Онлайн книга «Лавиния»

Cтраница 72

– Да, именно так! – воскликнул Асканий, страшно довольный тем, что ему наконец удалось убедить отца.

– Я бы не доверил такому человеку ни возделывать землю, ни управлять государством, ни служить тем высшим силам, что правят нами, – охладил его пыл Эней, – ибо единственное, к чему он при этом будет стремиться, – это развязать войну.

Поняв, куда он клонит, Асканий занервничал.

– Совсем и необязательно… – начал он.

– Обязательно! – мрачно отрезал Эней. – Я прожил жизнь среди таких людей, Асканий. И доказал им свою добродетель.

– Да! Ты им ее доказал, отец! Ты был самым лучшим, самым лучшим из всех! – На глазах у Аскания были слезы, голос его дрожал.
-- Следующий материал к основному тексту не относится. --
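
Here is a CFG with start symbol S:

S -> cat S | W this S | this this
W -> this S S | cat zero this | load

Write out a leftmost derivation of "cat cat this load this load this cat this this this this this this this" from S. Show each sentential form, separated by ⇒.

S ⇒ cat S ⇒ cat cat S ⇒ cat cat W this S ⇒ cat cat this S S this S ⇒ cat cat this W this S S this S ⇒ cat cat this load this S S this S ⇒ cat cat this load this W this S S this S ⇒ cat cat this load this load this S S this S ⇒ cat cat this load this load this cat S S this S ⇒ cat cat this load this load this cat this this S this S ⇒ cat cat this load this load this cat this this this this this S ⇒ cat cat this load this load this cat this this this this this this this

S ⇒ cat S   [S -> cat S]
cat S ⇒ cat cat S   [S -> cat S]
cat cat S ⇒ cat cat W this S   [S -> W this S]
cat cat W this S ⇒ cat cat this S S this S   [W -> this S S]
cat cat this S S this S ⇒ cat cat this W this S S this S   [S -> W this S]
cat cat this W this S S this S ⇒ cat cat this load this S S this S   [W -> load]
cat cat this load this S S this S ⇒ cat cat this load this W this S S this S   [S -> W this S]
cat cat this load this W this S S this S ⇒ cat cat this load this load this S S this S   [W -> load]
cat cat this load this load this S S this S ⇒ cat cat this load this load this cat S S this S   [S -> cat S]
cat cat this load this load this cat S S this S ⇒ cat cat this load this load this cat this this S this S   [S -> this this]
cat cat this load this load this cat this this S this S ⇒ cat cat this load this load this cat this this this this this S   [S -> this this]
cat cat this load this load this cat this this this this this S ⇒ cat cat this load this load this cat this this this this this this this   [S -> this this]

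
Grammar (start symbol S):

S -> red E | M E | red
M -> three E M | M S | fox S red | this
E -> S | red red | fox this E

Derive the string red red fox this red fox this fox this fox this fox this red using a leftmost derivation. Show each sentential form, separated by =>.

S => red E => red S => red red E => red red fox this E => red red fox this S => red red fox this red E => red red fox this red fox this E => red red fox this red fox this fox this E => red red fox this red fox this fox this fox this E => red red fox this red fox this fox this fox this fox this E => red red fox this red fox this fox this fox this fox this S => red red fox this red fox this fox this fox this fox this red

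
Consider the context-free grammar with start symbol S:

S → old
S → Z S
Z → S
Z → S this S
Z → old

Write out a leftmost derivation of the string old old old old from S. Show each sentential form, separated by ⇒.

S ⇒ Z S ⇒ old S ⇒ old Z S ⇒ old S S ⇒ old Z S S ⇒ old S S S ⇒ old old S S ⇒ old old old S ⇒ old old old old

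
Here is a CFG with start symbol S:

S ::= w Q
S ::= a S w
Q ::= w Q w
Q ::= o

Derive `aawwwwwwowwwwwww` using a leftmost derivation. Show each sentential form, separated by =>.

S=>aSw=>aaSww=>aawQww=>aawwQwww=>aawwwQwwww=>aawwwwQwwwww=>aawwwwwQwwwwww=>aawwwwwwQwwwwwww=>aawwwwwwowwwwwww

S => aSw   [S ::= a S w]
aSw => aaSww   [S ::= a S w]
aaSww => aawQww   [S ::= w Q]
aawQww => aawwQwww   [Q ::= w Q w]
aawwQwww => aawwwQwwww   [Q ::= w Q w]
aawwwQwwww => aawwwwQwwwww   [Q ::= w Q w]
aawwwwQwwwww => aawwwwwQwwwwww   [Q ::= w Q w]
aawwwwwQwwwwww => aawwwwwwQwwwwwww   [Q ::= w Q w]
aawwwwwwQwwwwwww => aawwwwwwowwwwwww   [Q ::= o]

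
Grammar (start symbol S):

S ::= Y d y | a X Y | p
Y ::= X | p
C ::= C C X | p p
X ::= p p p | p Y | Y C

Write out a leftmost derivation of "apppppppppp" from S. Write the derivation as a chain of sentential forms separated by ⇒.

S ⇒ aXY ⇒ apYY ⇒ apXY ⇒ apYCY ⇒ apXCY ⇒ appYCY ⇒ appXCY ⇒ appYCCY ⇒ appXCCY ⇒ apppppCCY ⇒ apppppppCY ⇒ apppppppppY ⇒ apppppppppp

S ⇒ aXY   [S ::= a X Y]
aXY ⇒ apYY   [X ::= p Y]
apYY ⇒ apXY   [Y ::= X]
apXY ⇒ apYCY   [X ::= Y C]
apYCY ⇒ apXCY   [Y ::= X]
apXCY ⇒ appYCY   [X ::= p Y]
appYCY ⇒ appXCY   [Y ::= X]
appXCY ⇒ appYCCY   [X ::= Y C]
appYCCY ⇒ appXCCY   [Y ::= X]
appXCCY ⇒ apppppCCY   [X ::= p p p]
apppppCCY ⇒ apppppppCY   [C ::= p p]
apppppppCY ⇒ apppppppppY   [C ::= p p]
apppppppppY ⇒ apppppppppp   [Y ::= p]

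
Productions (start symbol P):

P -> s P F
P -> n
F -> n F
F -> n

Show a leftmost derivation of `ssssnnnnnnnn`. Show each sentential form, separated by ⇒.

P ⇒ sPF   [P -> s P F]
sPF ⇒ ssPFF   [P -> s P F]
ssPFF ⇒ sssPFFF   [P -> s P F]
sssPFFF ⇒ ssssPFFFF   [P -> s P F]
ssssPFFFF ⇒ ssssnFFFF   [P -> n]
ssssnFFFF ⇒ ssssnnFFFF   [F -> n F]
ssssnnFFFF ⇒ ssssnnnFFFF   [F -> n F]
ssssnnnFFFF ⇒ ssssnnnnFFFF   [F -> n F]
ssssnnnnFFFF ⇒ ssssnnnnnFFF   [F -> n]
ssssnnnnnFFF ⇒ ssssnnnnnnFF   [F -> n]
ssssnnnnnnFF ⇒ ssssnnnnnnnF   [F -> n]
ssssnnnnnnnF ⇒ ssssnnnnnnnn   [F -> n]

P ⇒ sPF ⇒ ssPFF ⇒ sssPFFF ⇒ ssssPFFFF ⇒ ssssnFFFF ⇒ ssssnnFFFF ⇒ ssssnnnFFFF ⇒ ssssnnnnFFFF ⇒ ssssnnnnnFFF ⇒ ssssnnnnnnFF ⇒ ssssnnnnnnnF ⇒ ssssnnnnnnnn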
– Если не считать Гектора, – сказал Эней. – И потом, вряд ли мне уступали Ахилл, величайший из героев, или Диомед. Оба они нанесли мне поражение. И я, возможно, проиграл бы в поединке с Одиссеем или с великаном Аяксом, а возможно, и с Агамемноном. А вот Менелая я, пожалуй, сумел бы победить. Но даже если б я его и победил? Неужели победа над ним сделала бы меня лучше? Неужели моя добродетель стала бы от этого более весомой? Неужели я стал тем, кто я сейчас, только потому, что убивал людей? Неужели я стал теперешним Энеем только потому, что убил Турна?

Он напряженно наклонился вперед, и пламя, отражаясь, поблескивало в его зрачках; голоса он не повышал, но говорил с такой силой и проникновенностью, что Асканий даже слегка отпрянул от него и затаил дыхание.

– Если тебе, Асканий, предстоит править Лацием после меня, а потом передать бразды правления твоему брату Сильвию, – продолжал Эней, – то я прежде всего хотел бы быть уверенным, что ты будешь учиться именно управлять государством, а не развязывать войны с соседями; что ты научишься просить высшие силы земли и неба о помощи, о том, чтобы они наставили тебя и твой народ на путь истинный; что ты научишься искать подлинное мужество не только на поле брани, но и на ином, куда более обширном поприще. Пообещай мне, Асканий, что непременно будешь всему этому учиться.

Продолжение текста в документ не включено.